The Turkish director Nuri Bilge Ceylan is glad to be back in Cannes, where he has a happy history. He won the Grand Jury Prize in 2002 for Distant and in again 2011 for Once Upon A Time In Anatolia and a Best Director Award in 2008 for Three Monkeys.

Ceylan admitted he was surprised his new film Winter Sleep received a better response than he expected because of its challenging length of 196 mins. “I was a bit suspicious about how they will react, they are merciless sometimes,” he said of the critics in Cannes.

He says the starting points for Winter Sleep were several short stories by the Anton Chekhov but many things have been changed and added. However, the director also said he has always been inspired by the Russian writer in his career “in my last movie also there was a lot from Chekhov too…I like to make ambiguous movies about life… So, Chekhov is just like that. Maybe he taught me how to get life, I don’t know”.

In the main character of the film, Aydin, there is something akin to the director himself, but mostly inspired by his friends and acquaintances. “He’s a typical Turkish intellectual but I’m not a typical Turkish intellectual,” the director says. He knows this character very well as well as some actors who run hotels in Anatolia after having retired from acting and he chose this particular character to be an actor because the dialogues were somewhat literary.

At first, he thought the setting of Cappadocia was too beautiful for this film but “I had to go there because there was no hotel and no tourist place somewhere else where I could find an isolated hotel. I had to select this place,” he said and added Pasolini made his Medea there.

With the centenary of Turkish cinema being celebrated in Cannes this year, he pointed out that in the ’80s, the Turkish film industry was very strong in terms of commercial movies but that there were several good directors as well. For instance, in 1982, Șerif Gören and Yılmaz Güney competed for the Palme d’Or here with their film Yol “but after that, the television came to Turkey and at the beginning of the 90s the industry was very bad”.

In his opinion, the situation now for Turkish cinema is “not bad, there is a big diversity of filmmakers making different kinds of movies and very good young directors”. He is also very optimistic about the next generation of filmmakers in Turkey. He went on to add that with the ever so popular Turkish soap operas on the rise, it actually helps the cinema world by supporting a large number of actors. “When they act in the cinema they don’t want a lot of money because they earn it in the soap operas,” he noted.

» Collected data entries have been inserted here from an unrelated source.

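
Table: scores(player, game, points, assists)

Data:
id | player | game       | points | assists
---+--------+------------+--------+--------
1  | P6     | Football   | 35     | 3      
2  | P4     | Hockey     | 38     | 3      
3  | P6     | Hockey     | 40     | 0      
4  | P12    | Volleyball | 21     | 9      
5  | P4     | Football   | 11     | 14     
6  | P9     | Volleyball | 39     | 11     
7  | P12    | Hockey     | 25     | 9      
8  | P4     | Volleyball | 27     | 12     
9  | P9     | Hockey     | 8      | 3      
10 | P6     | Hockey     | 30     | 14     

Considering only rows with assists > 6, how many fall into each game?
SELECT game, COUNT(*)
FROM scores
WHERE assists > 6
GROUP BY game

Note: WHERE filters rows before grouping.

Result:
  Football: 1
  Hockey: 2
  Volleyball: 3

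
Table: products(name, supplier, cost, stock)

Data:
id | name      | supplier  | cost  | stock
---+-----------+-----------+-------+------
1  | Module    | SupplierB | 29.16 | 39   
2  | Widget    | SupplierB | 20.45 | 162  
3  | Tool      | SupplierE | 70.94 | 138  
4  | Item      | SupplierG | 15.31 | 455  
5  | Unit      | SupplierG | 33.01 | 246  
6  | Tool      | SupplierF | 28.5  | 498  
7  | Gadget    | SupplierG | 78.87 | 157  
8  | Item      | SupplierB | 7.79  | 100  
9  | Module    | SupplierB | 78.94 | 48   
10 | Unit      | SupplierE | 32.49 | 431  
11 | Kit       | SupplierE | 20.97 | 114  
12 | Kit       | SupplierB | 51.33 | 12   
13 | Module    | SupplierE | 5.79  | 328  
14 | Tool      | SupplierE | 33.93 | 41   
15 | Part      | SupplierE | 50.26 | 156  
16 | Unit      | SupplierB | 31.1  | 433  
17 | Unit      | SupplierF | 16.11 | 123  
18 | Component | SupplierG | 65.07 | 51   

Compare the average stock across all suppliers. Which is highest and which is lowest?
SELECT supplier, AVG(stock)
FROM products
GROUP BY supplier
ORDER BY AVG(stock)

All groups:
  SupplierB: 132.33
  SupplierE: 201.33
  SupplierG: 227.25
  SupplierF: 310.50

Highest: SupplierF (310.50)
Lowest: SupplierB (132.33)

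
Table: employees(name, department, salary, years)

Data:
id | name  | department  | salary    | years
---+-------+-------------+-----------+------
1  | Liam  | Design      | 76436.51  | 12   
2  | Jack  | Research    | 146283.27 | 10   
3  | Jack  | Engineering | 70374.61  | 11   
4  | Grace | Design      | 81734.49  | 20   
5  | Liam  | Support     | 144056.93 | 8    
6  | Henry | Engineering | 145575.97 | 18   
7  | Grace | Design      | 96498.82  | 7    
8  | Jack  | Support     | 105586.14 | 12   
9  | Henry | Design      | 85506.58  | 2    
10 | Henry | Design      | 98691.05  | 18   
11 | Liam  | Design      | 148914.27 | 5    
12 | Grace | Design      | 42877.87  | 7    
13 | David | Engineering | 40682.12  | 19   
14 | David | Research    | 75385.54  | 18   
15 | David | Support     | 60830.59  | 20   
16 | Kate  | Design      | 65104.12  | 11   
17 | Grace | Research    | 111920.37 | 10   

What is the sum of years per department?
SELECT department, SUM(years) as result
FROM employees
GROUP BY department

Result:
  Design: 82
  Engineering: 48
  Research: 38
  Support: 40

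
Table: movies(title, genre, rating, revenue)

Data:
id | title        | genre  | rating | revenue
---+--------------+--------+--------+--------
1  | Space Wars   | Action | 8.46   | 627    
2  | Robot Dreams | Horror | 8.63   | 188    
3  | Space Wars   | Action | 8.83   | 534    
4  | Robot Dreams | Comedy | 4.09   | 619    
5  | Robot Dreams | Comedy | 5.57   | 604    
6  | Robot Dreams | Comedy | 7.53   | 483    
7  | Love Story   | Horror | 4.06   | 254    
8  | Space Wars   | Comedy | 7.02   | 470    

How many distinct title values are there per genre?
SELECT genre, COUNT(DISTINCT title)
FROM movies
GROUP BY genre

Result:
  Action: 1 distinct
  Comedy: 2 distinct
  Horror: 2 distinct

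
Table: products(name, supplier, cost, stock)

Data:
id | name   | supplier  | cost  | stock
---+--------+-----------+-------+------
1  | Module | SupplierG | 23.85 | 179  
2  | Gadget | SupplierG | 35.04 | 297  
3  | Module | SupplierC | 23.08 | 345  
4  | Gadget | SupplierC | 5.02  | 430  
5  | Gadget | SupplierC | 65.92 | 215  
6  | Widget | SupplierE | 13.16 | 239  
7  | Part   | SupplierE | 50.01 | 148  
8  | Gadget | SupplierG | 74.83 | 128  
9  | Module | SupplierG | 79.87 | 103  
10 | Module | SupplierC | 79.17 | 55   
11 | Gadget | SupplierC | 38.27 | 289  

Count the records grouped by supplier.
SELECT supplier, COUNT(*) as count
FROM products
GROUP BY supplier

Result:
  SupplierC: 5
  SupplierE: 2
  SupplierG: 4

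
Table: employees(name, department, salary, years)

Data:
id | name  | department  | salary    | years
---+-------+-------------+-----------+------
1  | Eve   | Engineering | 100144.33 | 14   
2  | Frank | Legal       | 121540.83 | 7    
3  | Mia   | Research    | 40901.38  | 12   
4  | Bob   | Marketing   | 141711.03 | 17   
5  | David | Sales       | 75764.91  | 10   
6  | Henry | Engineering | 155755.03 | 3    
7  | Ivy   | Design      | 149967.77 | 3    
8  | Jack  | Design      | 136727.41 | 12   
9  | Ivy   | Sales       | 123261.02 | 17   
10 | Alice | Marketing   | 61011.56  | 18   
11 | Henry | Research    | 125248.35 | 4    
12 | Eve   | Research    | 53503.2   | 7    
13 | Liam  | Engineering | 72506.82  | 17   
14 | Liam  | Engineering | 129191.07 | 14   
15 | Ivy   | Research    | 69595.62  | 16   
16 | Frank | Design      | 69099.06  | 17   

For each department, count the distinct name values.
SELECT department, COUNT(DISTINCT name)
FROM employees
GROUP BY department

Result:
  Design: 3 distinct
  Engineering: 3 distinct
  Legal: 1 distinct
  Marketing: 2 distinct
  Research: 4 distinct
  Sales: 2 distinct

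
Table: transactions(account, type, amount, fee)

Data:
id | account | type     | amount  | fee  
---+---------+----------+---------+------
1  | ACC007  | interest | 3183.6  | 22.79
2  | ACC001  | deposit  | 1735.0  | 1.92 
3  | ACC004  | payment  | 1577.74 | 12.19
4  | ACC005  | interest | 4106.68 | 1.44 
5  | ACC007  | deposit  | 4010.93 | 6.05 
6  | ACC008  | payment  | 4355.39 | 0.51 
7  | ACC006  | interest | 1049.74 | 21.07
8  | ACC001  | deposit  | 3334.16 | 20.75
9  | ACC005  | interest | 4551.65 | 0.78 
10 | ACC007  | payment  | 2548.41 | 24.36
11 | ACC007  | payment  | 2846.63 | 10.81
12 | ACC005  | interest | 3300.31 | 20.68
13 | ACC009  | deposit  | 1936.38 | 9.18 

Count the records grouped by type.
SELECT type, COUNT(*) as count
FROM transactions
GROUP BY type

Result:
  deposit: 4
  interest: 5
  payment: 4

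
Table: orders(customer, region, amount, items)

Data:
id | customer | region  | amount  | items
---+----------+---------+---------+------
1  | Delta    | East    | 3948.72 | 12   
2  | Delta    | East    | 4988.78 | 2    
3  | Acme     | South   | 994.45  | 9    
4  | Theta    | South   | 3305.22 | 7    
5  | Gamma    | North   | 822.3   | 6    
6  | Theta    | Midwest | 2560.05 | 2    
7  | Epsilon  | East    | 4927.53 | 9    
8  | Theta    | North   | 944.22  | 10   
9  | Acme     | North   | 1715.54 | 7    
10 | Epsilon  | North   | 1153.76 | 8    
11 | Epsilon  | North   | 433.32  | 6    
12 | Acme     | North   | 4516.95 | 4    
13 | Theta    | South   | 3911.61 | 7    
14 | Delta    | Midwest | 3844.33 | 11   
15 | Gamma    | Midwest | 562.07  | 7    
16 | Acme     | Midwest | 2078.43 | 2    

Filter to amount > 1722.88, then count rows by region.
SELECT region, COUNT(*)
FROM orders
WHERE amount > 1722.88
GROUP BY region

Note: WHERE filters rows before grouping.

Result:
  East: 3
  Midwest: 3
  North: 1
  South: 2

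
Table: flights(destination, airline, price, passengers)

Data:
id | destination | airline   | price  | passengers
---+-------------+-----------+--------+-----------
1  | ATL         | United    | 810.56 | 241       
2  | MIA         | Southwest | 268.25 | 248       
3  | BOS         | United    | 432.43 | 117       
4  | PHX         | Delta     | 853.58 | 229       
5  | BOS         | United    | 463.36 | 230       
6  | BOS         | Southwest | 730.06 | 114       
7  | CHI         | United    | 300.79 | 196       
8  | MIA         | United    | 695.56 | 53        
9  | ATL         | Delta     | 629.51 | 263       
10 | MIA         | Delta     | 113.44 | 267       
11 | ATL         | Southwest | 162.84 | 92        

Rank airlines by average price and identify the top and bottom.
SELECT airline, AVG(price)
FROM flights
GROUP BY airline
ORDER BY AVG(price)

All groups:
  Southwest: 387.05
  Delta: 532.18
  United: 540.54

Highest: United (540.54)
Lowest: Southwest (387.05)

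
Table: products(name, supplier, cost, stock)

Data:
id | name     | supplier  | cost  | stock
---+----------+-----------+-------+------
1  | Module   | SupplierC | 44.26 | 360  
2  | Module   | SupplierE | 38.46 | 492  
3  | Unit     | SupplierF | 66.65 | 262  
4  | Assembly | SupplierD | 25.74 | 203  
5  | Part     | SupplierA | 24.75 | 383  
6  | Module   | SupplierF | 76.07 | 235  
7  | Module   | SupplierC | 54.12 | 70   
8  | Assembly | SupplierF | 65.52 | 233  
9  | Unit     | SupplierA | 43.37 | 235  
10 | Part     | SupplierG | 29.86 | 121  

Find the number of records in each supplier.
SELECT supplier, COUNT(*) as count
FROM products
GROUP BY supplier

Result:
  SupplierA: 2
  SupplierC: 2
  SupplierD: 1
  SupplierE: 1
  SupplierF: 3
  SupplierG: 1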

The director shared that with Winter Sleep he wanted more dialogue, to try his abilities in that field and explained that times are changing in Turkey “when I started cinema, there was no natural dialogue so my aim was to create very natural dialogues but now even in the television advertisements the dialogues are quite natural, they use amateurs”.

He prefers writers like Dostoyevsky and a special language for his films “so I had more courage to use more literary dialogues despite it being risky and I wondered if it worked or not.”

Ceylan admitted he is not really very interested in offers outside Turkey. And, regarding his future projects, he does not know what is next. It will take him a few months after Cannes to think of a new project although he said that one film always leads to another in his head “you always think but after finishing the film it’s better because thinking about a film changes you, you don’t know your new state”, the director added.